Plunkett returned from his month’s leave of absence and then later resigned from the University of Kentucky to take a position with the University of Florida.
Dr. Timothy Flynn, senior associate dean for clinical affairs at the University of Florida College of Medicine, said he spoke to surgeons who worked with Plunkett in Kentucky.
“They thought Dr. Plunkett performed very, very well,” he said. “We did the due diligence on his skills, and we think he’ll do excellent in our environment.”
The Kentucky hospital plans on hiring a new surgeon and opening the program back up again at some point. Karpf, the UK HealthCare executive, said parents don’t need to worry — when it reopens, the program will be first class.
“I won’t be satisfied until our program is as good as anybody’s program,” he said.
But Connor, Jaxon, and Waylon’s parents aren’t so sure.
They say it’s troubling that doctors and nurses gave them vague answers when they asked specific questions. For example, their sons had very complex surgeries, and they wanted to know how many times Plunkett had done their specific procedures and what his success rate had been.
“I want to know statistics, I want to know hard facts,” said Lucas Rainey, Waylon’s father. “But they just said, ‘We see this all the time.
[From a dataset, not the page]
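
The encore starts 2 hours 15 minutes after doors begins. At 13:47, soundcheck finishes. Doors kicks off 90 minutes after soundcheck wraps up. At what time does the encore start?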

It’ll be fine.’ ”
Karpf said he’s not sure parents would understand statistics and rates.
Karpf says he worries that most people would “have a hard time understanding data.”
“Data is a complex issue,” he said
Rainey said he and his wife understand data just fine — they analyzed other hospitals’ mortality rates when deciding where to send Waylon after the cardiologist suggested he be moved out of Kentucky Children’s.
Jaxon and Waylon are both at home now, and their parents are very pleased with the outpatient care from cardiologists at the University of Kentucky. But they said they’ll continue to fight to have all safety data released to the public.
“We’ve not lost our child, and I thank God for that, but I’m standing up for the ones that have lost their kids — the moms that I’ve had to stand in the hallway with and try to console because they’ve lost their children,” Tabitha Rainey said. “And they don’t know what’s happened and there are still no answers given to them.”